De même si l’action sociale a été rendue obligatoire par la loi, il n’existe aucune obligation de financement des collectivités.

Nous avons bien évidemment en mémoire pour ces dossiers la règle de libre administration des collectivités territoriales. Il n’en demeure pas moins que le dossier pourrait être ouvert de façon à donner notamment aux 75 % d’agents de catégorie C qui composent la territoriale un peu d’oxygène en matière de pouvoir d’achat.

Amélioration de certains cadres d’emplois

L’antépénultième point abordé dans notre déclaration est une revendication d’ordre général puisqu’il concerne l’amélioration de certains cadres d’emplois. A titre d’exemple, nous citerons :

  • la maîtrise ouvrière ;
  • la situation des agents de surveillance de la voie publique (ASVP) ;
  • les ingénieurs territoriaux ;
  • le régime indemnitaire ;
  • l’accès à l’indice 499 ;
  • la filière médico-sociale.

Nous n’allons pas développer ces points puisque nous vous avons adressé début juillet un courrier accompagné de fiches techniques déclinant nos revendications.

Droits et moyens syndicaux

Enfin concernant le dossier des droits et moyens syndicaux, où en est-on de l’expérimentation de la mutualisation dans les collectivités territoriales ?

Le dialogue social que vous souhaitez, ne peut s’exercer sans les moyens nécessaires à l’accomplissement des mandats des délégués syndicaux. Qu’en est-il du financement de la formation syndicale ?
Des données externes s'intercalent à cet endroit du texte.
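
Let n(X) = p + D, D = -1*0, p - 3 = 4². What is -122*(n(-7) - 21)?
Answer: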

Depuis 2011, le ministère du travail impose aux confédérations syndicales d’utiliser les budgets de formation syndicale qu’il attribue, uniquement en direction des salariés du secteur privé !

Nous souhaitons attirer votre attention sur le fait que seule la Fonction Publique Territoriale ne bénéficie d’aucuns moyens pour la formation syndicale.

Pour FORCE OUVRIERE, il s’avère nécessaire que les points évoqués fassent l’objet d’un réexamen dans les meilleurs délais dans l’intérêt de l’ensemble des salariés de la Fonction Publique Territoriale.